Das Ende des Blindspot-Wintercamps

Ein besonderes Kapitel geht zu Ende: Nach fast 20 Jahren verabschiedet sich Blindspot vom inklusiven Wintercamp – einem Herzensprojekt, das Generationen von jungen Menschen mit und ohne Beeinträchtigung geprägt hat. Was bleibt, sind Erinnerungen, Freundschaften und die Gewissheit: Inklusion lebt weiter – in neuen Projekten, die bereits in Planung sind.

Ein Kapitel geht zu Ende – und neue beginnen: 20 Jahre inklusives Wintercamp

2005 war der Startschuss für etwas ganz Besonderes: Blindspot-Gründer Jonas Staub startete das erste inklusive Wintercamp für junge Menschen mit und ohne Beeinträchtigung.

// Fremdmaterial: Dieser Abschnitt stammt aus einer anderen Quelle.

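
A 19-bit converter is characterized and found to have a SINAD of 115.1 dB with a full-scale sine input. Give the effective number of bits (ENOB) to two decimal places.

ENOB = (SINAD − 1.76) / 6.02 = (115.1 − 1.76)/6.02 = 18.827.

18.83 bits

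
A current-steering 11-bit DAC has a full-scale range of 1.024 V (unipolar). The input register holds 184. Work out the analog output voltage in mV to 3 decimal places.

92.000 mV

LSB = 1.024 V / 2^11 = 0.500 mV.
V_out = 0 + 184 × 0.0005 V = 0.092 V.
= 92.000 mV.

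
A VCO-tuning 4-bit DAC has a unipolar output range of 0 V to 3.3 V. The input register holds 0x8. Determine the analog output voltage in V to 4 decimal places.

LSB = 3.3 V / 2^4 = 206.250 mV.
Code 0x8 = 8 decimal.
V_out = 0 + 8 × 0.20625 V = 1.65 V.

1.6500 V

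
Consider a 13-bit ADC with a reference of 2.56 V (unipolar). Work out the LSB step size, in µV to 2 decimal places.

Full-scale span = 2.56 V.
LSB = 2.56 / 2^13 = 2.56 / 8192 = 0.0003125 V = 312.50 µV.

312.50 µV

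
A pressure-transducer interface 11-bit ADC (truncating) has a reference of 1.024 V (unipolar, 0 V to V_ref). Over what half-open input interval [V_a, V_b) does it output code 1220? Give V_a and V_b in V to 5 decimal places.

LSB = 1.024/2^11 = 0.500 mV.
V_a = V_low + 1220·LSB = 0.61 V; V_b = V_low + 1221·LSB = 0.6105 V.

[0.61000 V, 0.61050 V)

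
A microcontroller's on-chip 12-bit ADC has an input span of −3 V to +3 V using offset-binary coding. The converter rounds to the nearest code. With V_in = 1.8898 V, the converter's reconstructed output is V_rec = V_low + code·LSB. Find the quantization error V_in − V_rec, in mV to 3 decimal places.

0.152 mV

Step size: 6 V ÷ 2^12 = 1.465 mV.
Scaled input = 3338.1035 LSBs, so code = 3338.
V_rec = (−3) + 3338·0.00146484 = 1.8896484 V.
Difference: 0.000151563 V → 0.152 mV.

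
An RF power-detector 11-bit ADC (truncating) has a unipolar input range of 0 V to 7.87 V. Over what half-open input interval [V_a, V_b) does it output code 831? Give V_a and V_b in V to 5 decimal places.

[3.19334 V, 3.19719 V)

LSB = 7.87/2^11 = 3.843 mV.
V_a = V_low + 831·LSB = 3.19334 V; V_b = V_low + 832·LSB = 3.19719 V.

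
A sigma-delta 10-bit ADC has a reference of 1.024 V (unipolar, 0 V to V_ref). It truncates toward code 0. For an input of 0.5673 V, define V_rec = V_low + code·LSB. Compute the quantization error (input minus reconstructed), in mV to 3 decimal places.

0.300 mV

LSB = 1.024/2^10 = 1.000 mV.
(V_in − V_low)/LSB = (0.5673 − 0)/0.001 = 567.3000 → code 567 (floor).
Code 567 maps back to 0 + 567×0.001 V = 0.567 V.
Error = 0.5673 − 0.567 = 0.0003 V = 0.300 mV.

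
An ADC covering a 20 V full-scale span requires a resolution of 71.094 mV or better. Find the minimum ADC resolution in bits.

9 bits

Number of steps required ≥ 20 V / 71.094 mV = 281.32.
Need 2^N ≥ 281.32; 2^8 = 256, 2^9 = 512.
Minimum N = 9.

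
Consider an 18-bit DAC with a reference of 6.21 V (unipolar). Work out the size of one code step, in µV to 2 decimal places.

Full-scale span = 6.21 V.
LSB = 6.21 / 2^18 = 6.21 / 262144 = 2.36893e-05 V = 23.69 µV.

23.69 µV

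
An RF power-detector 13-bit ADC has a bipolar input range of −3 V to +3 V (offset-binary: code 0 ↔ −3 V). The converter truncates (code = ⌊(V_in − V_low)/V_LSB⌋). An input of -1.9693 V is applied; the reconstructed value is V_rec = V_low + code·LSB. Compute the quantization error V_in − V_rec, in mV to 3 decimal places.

Step size: 6 V ÷ 2^13 = 0.732 mV.
(V_in − V_low)/LSB = (-1.9693 − (−3))/0.000732422 = 1407.2491 → code 1407 (floor).
Code 1407 maps back to (−3) + 1407×0.000732422 V = -1.9694824 V.
V_in − V_rec = 0.000182422 V = 0.182 mV.

0.182 mV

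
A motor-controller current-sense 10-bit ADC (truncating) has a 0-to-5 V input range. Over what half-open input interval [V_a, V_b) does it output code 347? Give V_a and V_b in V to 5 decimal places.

[1.69434 V, 1.69922 V)

LSB = 5/2^10 = 4.883 mV.
V_a = V_low + 347·LSB = 1.69434 V; V_b = V_low + 348·LSB = 1.69922 V.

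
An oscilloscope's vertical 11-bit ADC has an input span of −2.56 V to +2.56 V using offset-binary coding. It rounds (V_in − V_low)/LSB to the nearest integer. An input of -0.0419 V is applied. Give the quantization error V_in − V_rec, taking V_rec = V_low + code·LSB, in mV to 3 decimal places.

0.600 mV

One LSB is 5.12 V / 2048 = 2.500 mV.
(-0.0419 − (−2.56))/0.0025 = 1007.2400; round gives code 1007.
Reconstructed: -0.0425 V.
Difference: 0.0006 V → 0.600 mV.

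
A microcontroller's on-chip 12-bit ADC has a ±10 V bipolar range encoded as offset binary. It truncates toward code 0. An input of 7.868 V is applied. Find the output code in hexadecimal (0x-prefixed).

code 0xE4B (decimal 3659)

Full-scale span = 20 V; LSB = 20/2^12 = 4.883 mV.
(V_in − V_low)/LSB = (7.868 − (−10)) / 0.00488281 = 3659.366.
So the output code is 3659.
In hexadecimal (0x-prefixed): 0xE4B.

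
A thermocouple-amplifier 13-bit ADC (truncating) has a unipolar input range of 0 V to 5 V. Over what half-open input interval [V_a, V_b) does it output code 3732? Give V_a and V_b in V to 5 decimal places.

[2.27783 V, 2.27844 V)

LSB = 5/2^13 = 0.610 mV.
V_a = V_low + 3732·LSB = 2.27783 V; V_b = V_low + 3733·LSB = 2.27844 V.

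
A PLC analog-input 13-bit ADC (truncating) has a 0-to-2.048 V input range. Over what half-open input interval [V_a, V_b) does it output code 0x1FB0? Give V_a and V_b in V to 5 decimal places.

LSB = 2.048/2^13 = 250.00 µV.
Code 0x1FB0 = 8112 decimal.
V_a = V_low + 8112·LSB = 2.028 V; V_b = V_low + 8113·LSB = 2.02825 V.

[2.02800 V, 2.02825 V)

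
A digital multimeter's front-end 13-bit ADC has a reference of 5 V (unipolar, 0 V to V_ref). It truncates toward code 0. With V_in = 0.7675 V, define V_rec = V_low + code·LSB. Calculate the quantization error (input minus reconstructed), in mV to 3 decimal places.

0.288 mV

LSB = 5/2^13 = 0.610 mV.
(V_in − V_low)/LSB = (0.7675 − 0)/0.000610352 = 1257.4720 → code 1257 (floor).
V_rec = 0 + 1257·0.000610352 = 0.76721191 V.
Difference: 0.000288086 V → 0.288 mV.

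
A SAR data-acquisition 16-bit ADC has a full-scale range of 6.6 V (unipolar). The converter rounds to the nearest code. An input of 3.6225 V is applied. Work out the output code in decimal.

With 65536 levels over 6.6 V, one step is 100.71 µV.
Input sits at 35970.327 steps above V_low.
round(35970.327) = 35970.

code 35970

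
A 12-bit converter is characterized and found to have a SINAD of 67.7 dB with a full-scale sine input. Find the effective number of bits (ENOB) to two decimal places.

10.95 bits

ENOB = (SINAD − 1.76) / 6.02 = (67.7 − 1.76)/6.02 = 10.953.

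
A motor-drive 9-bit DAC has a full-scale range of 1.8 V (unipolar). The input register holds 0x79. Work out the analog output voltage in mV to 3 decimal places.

425.391 mV

LSB = 1.8 V / 2^9 = 3.516 mV.
Code 0x79 = 121 decimal.
V_out = 0 + 121 × 0.00351563 V = 0.425391 V.
= 425.391 mV.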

Aus dieser Idee entwickelte sich in den folgenden Jahren ein fester Bestandteil im Jahreskalender vieler Teilnehmender – und ein Herzensprojekt für Blindspot.

Von Anfang an war das Camp geprägt von der Überzeugung, dass die Bedürfnisse aller Menschen im Kern gleich sind. Dass wir voneinander lernen, miteinander wachsen und dass geteilte Erlebnisse besonders wertvoll sind. Rund 19 Maldurften jeweils 30 junge Menschen eine Woche im Schnee verbringen, Neues ausprobieren und selbstbestimmt ihrer Freizeitgestaltung nachgehen.

Mehr als nur Skifahren

Neben dem Fahren auf den Pisten, unterstützt durch professionelle Guides aus der ganzen Deutschschweiz, standen auch gemeinschaftliche Abendprogramme auf dem Plan: Spiele, Partys, kreative Aktionen – Aktivitäten, die gerade junge Menschen mit Beeinträchtigungen sonst nur selten inklusiv erleben können. Die Guides brachten nicht nur ihr Fachwissen ein, zeigten neue Tricks und halfen, persönliche Grenzen zu verschieben. Sie lernten auch selbst viel über Inklusion und nahmen diese Erfahrungen in ihren Alltag mit.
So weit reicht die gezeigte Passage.